Prof. Van Mieghem received the Master and Ph. D. degrees in Electrical Engineering from the K.U.Leuven (Belgium) in 1987 and 1991, respectively. Before joining Delft, he worked at the Interuniversity Micro Electronic Center (IMEC) from 1987 to 1991. During 1993 to 1998, he was a member of the Alcatel Corporate Research Center in Antwerp where he was engaged in performance analysis of ATM systems and in network architectural concepts of both ATM networks (PNNI) and the Internet. He was a visiting scientist at MIT (Department of Electrical Engineering, 1992-1993) and a visiting professor at UCLA (Department of Electrical Engineering, 2005), at Cornell University (Center of Applied Mathematics, 2009) and at Stanford University (Department of Electrical Engineering, 2015).
He was a member of the editorial board of Computer Networks (2005-2006), IEEE/ACM Transactions on Networking (2008-2012), Journal of Discrete Mathematics (2012-2014) and Computer Communications (2012-2015).

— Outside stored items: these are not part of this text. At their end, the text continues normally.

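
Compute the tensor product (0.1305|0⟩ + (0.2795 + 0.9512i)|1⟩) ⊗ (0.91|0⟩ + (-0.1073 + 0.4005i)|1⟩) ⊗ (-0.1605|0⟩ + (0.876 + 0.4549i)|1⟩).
-0.01906|000⟩ + (0.104 + 0.05402i)|001⟩ + (0.002247 - 0.008389i)|010⟩ + (-0.03604 + 0.03941i)|011⟩ + (-0.04082 - 0.1389i)|100⟩ + (-0.171 + 0.874i)|101⟩ + (0.06596 - 0.001585i)|110⟩ + (-0.3645 - 0.1783i)|111⟩

amp(|b₁b₂…⟩) = product of the factor amplitudes for bits b₁, b₂, …; only kets whose every factor amplitude is nonzero survive.
|000⟩: (0.1305)(0.91)(-0.1605) = -0.01906
|001⟩: (0.1305)(0.91)(0.876 + 0.4549i) = (0.104 + 0.05402i)
|010⟩: (0.1305)(-0.1073 + 0.4005i)(-0.1605) = (0.002247 - 0.008389i)
|011⟩: (0.1305)(-0.1073 + 0.4005i)(0.876 + 0.4549i) = (-0.03604 + 0.03941i)
|100⟩: (0.2795 + 0.9512i)(0.91)(-0.1605) = (-0.04082 - 0.1389i)
|101⟩: (0.2795 + 0.9512i)(0.91)(0.876 + 0.4549i) = (-0.171 + 0.874i)
|110⟩: (0.2795 + 0.9512i)(-0.1073 + 0.4005i)(-0.1605) = (0.06596 - 0.001585i)
|111⟩: (0.2795 + 0.9512i)(-0.1073 + 0.4005i)(0.876 + 0.4549i) = (-0.3645 - 0.1783i)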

The failures of multiple elements in a network can have disastrous consequences on its operation. Thus, understanding the network robustness under multiple failure contingencies is essential. We analyse the robustness of real-world networks to multiple failures caused by malicious attacks. In 52 real-world networks of three infrastructures (telecommunication networks, power grids and metro networks), we analyse the effect of targeted-node-removals on the robustness of the network. First, we investigate the size of the giant component of a network after targeted node removals according to traditional centrality metrics (such as degree, betweenness, closeness, principal adjacency matrix eigenvector) and the recently proposed “zetavector” with the diagonal elements of the pseudoinverse of the Laplacian. Subsequently, we compare and rank those node-removal strategies in the selected set of real-world infrastructures.